The consignment, impounded at the port of Walvis Bay, was the subject of a multi-pronged investigation.
It was rejected by the Namibia Medicines Regulatory Council (NMRC) after three of the nine samples failed laboratory tests conducted at the regulator's request.
ACC director general Paulus Noa confirmed to The Namibian that they had seized the container last week.
He added that they will conduct their own probe and make a declaration on the matter.
"I will not talk much about the container right now because our investigations are ongoing, but I can confirm that we seized the container," he said.
Government officials familiar with the matter said the ACC confiscated 1 300 boxes of medicine containing 500 tablets each.
The boxes are also labelled GRN-MoHSS (Government, Republic of Namibia - Ministry of Health and Social Services).
The ACC investigation will also look into how the supplier, NM Medicals CC - at some point after the container was impounded - claimed the medicine in the container was in fact destined for Kenya and not Namibia, while the boxes in the container are labelled 'GRN-MoHSS'.
Fabiola Vahekeni, a government medical stores procurement officer, is accused of being central to the awarding of the tender to NM Medicals CC.
That company is owned by Vahekeni's former business partners and close friends, Taimi Amakutuwa and Meameno Nghikembua.
The Namibian has learned that the ACC is probing allegations of corruption related to the tender process leading to the award of that tender.
Government sources briefed on the matter said the ACC considers the contents of the container proceeds of crime because of the manner in which the tender was awarded.
Sources said the container will be branded as such until proven otherwise.

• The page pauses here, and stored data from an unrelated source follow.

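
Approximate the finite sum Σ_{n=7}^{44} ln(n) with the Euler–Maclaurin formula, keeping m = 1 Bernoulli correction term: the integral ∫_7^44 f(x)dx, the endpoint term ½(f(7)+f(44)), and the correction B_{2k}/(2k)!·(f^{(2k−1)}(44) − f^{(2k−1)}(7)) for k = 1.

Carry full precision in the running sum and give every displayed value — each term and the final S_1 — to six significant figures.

S_1 ≈ 118.738

∫_7^44 ln(x) dx evaluates to 115.883.
Endpoint term: (f(7) + f(44))/2 = (1.94591 + 3.78419)/2 = 2.86505.
Integral + boundary = 118.748.
Correction k=1: B_{2}/2! · (f^{(1)}(44) − f^{(1)}(7)) = 1/12 · (0.0227273 − 0.142857) = -0.0100108.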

The Namibian has also learned that part of the charges relates to a contravention of the Medicines and Related Substances Control Act. This is because the medicine in question arrived in Namibia without the required certifications and licensing.

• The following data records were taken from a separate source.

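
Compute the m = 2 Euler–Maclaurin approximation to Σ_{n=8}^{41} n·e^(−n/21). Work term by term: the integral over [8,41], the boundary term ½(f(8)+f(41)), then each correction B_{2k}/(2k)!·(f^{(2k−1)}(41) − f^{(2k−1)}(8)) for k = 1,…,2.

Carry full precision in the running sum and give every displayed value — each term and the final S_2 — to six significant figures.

∫_8^41 x·e^(−x/21) dx evaluates to 231.275.
Boundary: ½(f(8) + f(41)) = ½(5.46568 + 5.81936) = 5.64252.
Integral + boundary = 236.917.
Order-1 term: 1/12 · (-0.135177 − 0.422940) = -0.0465097.
Running total after k=1: 236.871.
Order-2 term: −1/720 · (0.000337176 − 0.00405751) = 5.16713e-06.

S_2 ≈ 236.871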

The ACC's probe has been extended to all Central Medical Stores officials who played a role in ensuring that NM Medicals landed the medical supply contract.
The owners of NM Medicals and their foreign business associates now find themselves under the microscope for the manner in which they attempted to bring the medicine into Namibia.
NM Medicals has in the past scooped medical supply contracts valued at over N$14 million, while the latest shipment was valued at N$7 million.
Health executive director Ben Nangombe told The Namibian on Tuesday he was aware of the seizure, and that the ministry was also conducting its own processes on the matter.
The ministry has in the past defended the consignment from China, and urged customs officials to release the medicine because it is in short supply in the country.
However, the finance ministry insisted that the medicine should not be allowed into the country because it does not meet the standard import requirements.
The container was initially intercepted at the Walvis Bay harbour in September 2018 when the World Customs Organisation launched what it called 'Operation Mirage'.
This operation targeted 14 ports in Africa in eight days to provide an insight into the flow of fake medicine into Africa.
The World Customs Organisation produced a report titled 'Combating counterfeiting and piracy'.
"After consulting the NMRC, Namibian customs seized a full container of unauthorised antibiotics," the report said.
CHINESE HIT BACK
ReYoung, the Chinese medicine manufacturer of the captured medicine, issued a statement three weeks ago, defending its product.
The statement, issued by Wang Shijun, states that the Chinese medicines manufacturer was only informed about serious quality issues of their products through The Namibian newspaper.
"We immediately appointed a third party, WHO Pre-Qualified Laboratory in South Africa, to validate the quality of the same batches of the medicine that had allegedly "failed" tests," the company said in a statement.
According to the company, their South African lab tests show that the said three batches passed, contradicting earlier state- sanctioned tests.
"As a reputable company that has supplied medicine to the Namibian health system, we were saddened by the turn of events. We had to discover this through the media, without receiving an official communication from the NMRC. We, therefore, through the same media, kindly request the NMRC to furnish us with the full test reports of three 'failed' batches in order to analyse the reasons [that] resulted in negative testing results".